If you want to determine how much water your cat is drinking, allow her only one source of water.
(Q) My four-year-old cat has always drunk lots of water, even as a kitten. Recently though she seems to be drinking even more. She does mainly eat dry food, but I'm sure she's drinking an excessive amount. Should I get her checked out?
(A) Vet Elsie Robertson says: Excessive drinking, also known as polydipsia, usually leads to excessive urination (or polyuria). Polydipsia and polyuria can be early indicators of a variety of diseases including kidney disease, diabetes mellitus, hyperactivity of the thyroid gland and liver disease.
To establish whether she is truly polydipsic, I would advise for you to measure how much water your cat is drinking daily over a week, although this can be difficult with an outdoor cat. This information can be recorded in a diary and taken to your vet.
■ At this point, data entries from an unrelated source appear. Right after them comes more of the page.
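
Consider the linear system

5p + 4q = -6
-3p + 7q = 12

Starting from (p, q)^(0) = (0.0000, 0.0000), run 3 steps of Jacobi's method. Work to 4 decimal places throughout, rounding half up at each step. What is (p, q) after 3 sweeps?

Iteration 1:
  p = (-6 - (4)·0.0000) / (5) = -1.2000
  q = (12 - (-3)·0.0000) / (7) = 1.7143
Iteration 2:
  p = (-6 - (4)·1.7143) / (5) = -2.5714
  q = (12 - (-3)·-1.2000) / (7) = 1.2000
Iteration 3:
  p = (-6 - (4)·1.2000) / (5) = -2.1600
  q = (12 - (-3)·-2.5714) / (7) = 0.6123

(-2.1600, 0.6123)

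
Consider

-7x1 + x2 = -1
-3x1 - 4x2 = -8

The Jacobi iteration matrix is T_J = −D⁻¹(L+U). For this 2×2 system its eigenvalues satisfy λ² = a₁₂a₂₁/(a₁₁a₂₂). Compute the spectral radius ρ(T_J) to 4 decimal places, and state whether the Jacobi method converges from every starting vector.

0.3273

a₁₂a₂₁/(a₁₁a₂₂) = (1)·(-3) / ((-7)·(-4)) = -0.107143
ρ = √|-0.107143| = √0.107143 = 0.3273
ρ < 1, so Jacobi converges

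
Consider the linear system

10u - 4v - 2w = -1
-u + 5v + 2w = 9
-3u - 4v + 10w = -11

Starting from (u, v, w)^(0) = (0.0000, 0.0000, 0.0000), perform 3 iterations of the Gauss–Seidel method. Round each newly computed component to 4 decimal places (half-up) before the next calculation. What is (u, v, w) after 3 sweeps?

(0.7067, 1.9863, -0.0935)

Iteration 1:
  u = (-1 - (-4)·0.0000 - (-2)·0.0000) / (10) = -0.1000
  v = (9 - (-1)·-0.1000 - (2)·0.0000) / (5) = 1.7800
  w = (-11 - (-3)·-0.1000 - (-4)·1.7800) / (10) = -0.4180
Iteration 2:
  u = (-1 - (-4)·1.7800 - (-2)·-0.4180) / (10) = 0.5284
  v = (9 - (-1)·0.5284 - (2)·-0.4180) / (5) = 2.0729
  w = (-11 - (-3)·0.5284 - (-4)·2.0729) / (10) = -0.1123
Iteration 3:
  u = (-1 - (-4)·2.0729 - (-2)·-0.1123) / (10) = 0.7067
  v = (9 - (-1)·0.7067 - (2)·-0.1123) / (5) = 1.9863
  w = (-11 - (-3)·0.7067 - (-4)·1.9863) / (10) = -0.0935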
Some cats may begin drinking from a dripping tap in the sink or from an open toilet bowl. If you want to determine how much water your cat is drinking, allow her only one source of water (easier if she's an indoor cat) and subtract the amount left in the bowl after 24 hours from the amount you put in originally. This includes any water that is taken in when eating canned food. Any more than 60ml per day should prompt you to contact your vet. He or she will be able to perform a full physical examination and also assess her urine to determine whether her kidneys are doing their job and actively concentrating the urine.